The plot of the returns to the S&P 500 shows that the mean and variance of the data remain stable over time, and that there do not appear to be any outliers.
A lag plot determines whether the elements of a dataset are random (independent of each other). In other words, the plot shows whether or not there’s a pattern in the data. Patterns in the data are inconsistent with randomness.
A lagged value is one that has occurred in the past. A lag of 1 refers to an observation that has taken place one period in the past. A lag of 2 refers to an observation that has taken place two periods in the past, and so forth.
A lag plot shows the values of a variable on the vertical axis, and the lagged values of the same variable on the horizontal axis. For example, this figure shows a lag plot for the daily returns to the Standard and Poor’s stock market index.
The points on this plot are randomly scattered with no particular pattern. This is consistent with the assumption of randomness in the data.
You can use a histogram to identify the distribution followed by a dataset. A histogram can show several key details about a dataset, including the following:
The center of the data
The spread (variability) of the data
The skewness of the data (if any)
The presence of outliers
For example, this figure shows a histogram for the daily returns to the Standard and Poor’s stock market index.
The graph shows that the Standard and Poor’s returns have a mean of approximately 0 — the heights of the bars are greatest near 0. The returns appear to exhibit negative skewness (that is, extreme negative returns are more common than extreme positive returns) and have a greater magnitude. There do not appear to be any outliers in the data.
Normal probability plot
Use a normal probability plot to compare a dataset to the normal distribution. The vertical axis of this plot shows the quantiles of the dataset, and the horizontal axis shows the quantiles of the normal distribution. If a dataset is normally distributed, then the graph should appear to be a straight line with a slope of 1.
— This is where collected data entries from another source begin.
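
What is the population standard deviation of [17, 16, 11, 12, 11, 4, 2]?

5.206

Step 1: Compute the mean: 10.4286
Step 2: Sum of squared deviations from the mean: 189.7143
Step 3: Population variance = 189.7143 / 7 = 27.102
Step 4: Standard deviation = sqrt(27.102) = 5.206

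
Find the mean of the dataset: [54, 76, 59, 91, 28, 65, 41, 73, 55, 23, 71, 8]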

Quantiles are used to divide a dataset into equally sized groups. A widely used type of quantile is the quartile, which (as discussed earlier) divides a dataset into four equal groups, each consisting of 25 percent of the data. Another popular choice is the percentile, which divides a dataset into one hundred equal groups, each consisting of 1 percent of the data.
The following figure shows a normal probability plot for the daily returns to the Standard and Poor’s stock market index.
The plot shows that the returns to the S&P 500 are close to being normal, with deviations in the tails of the distribution.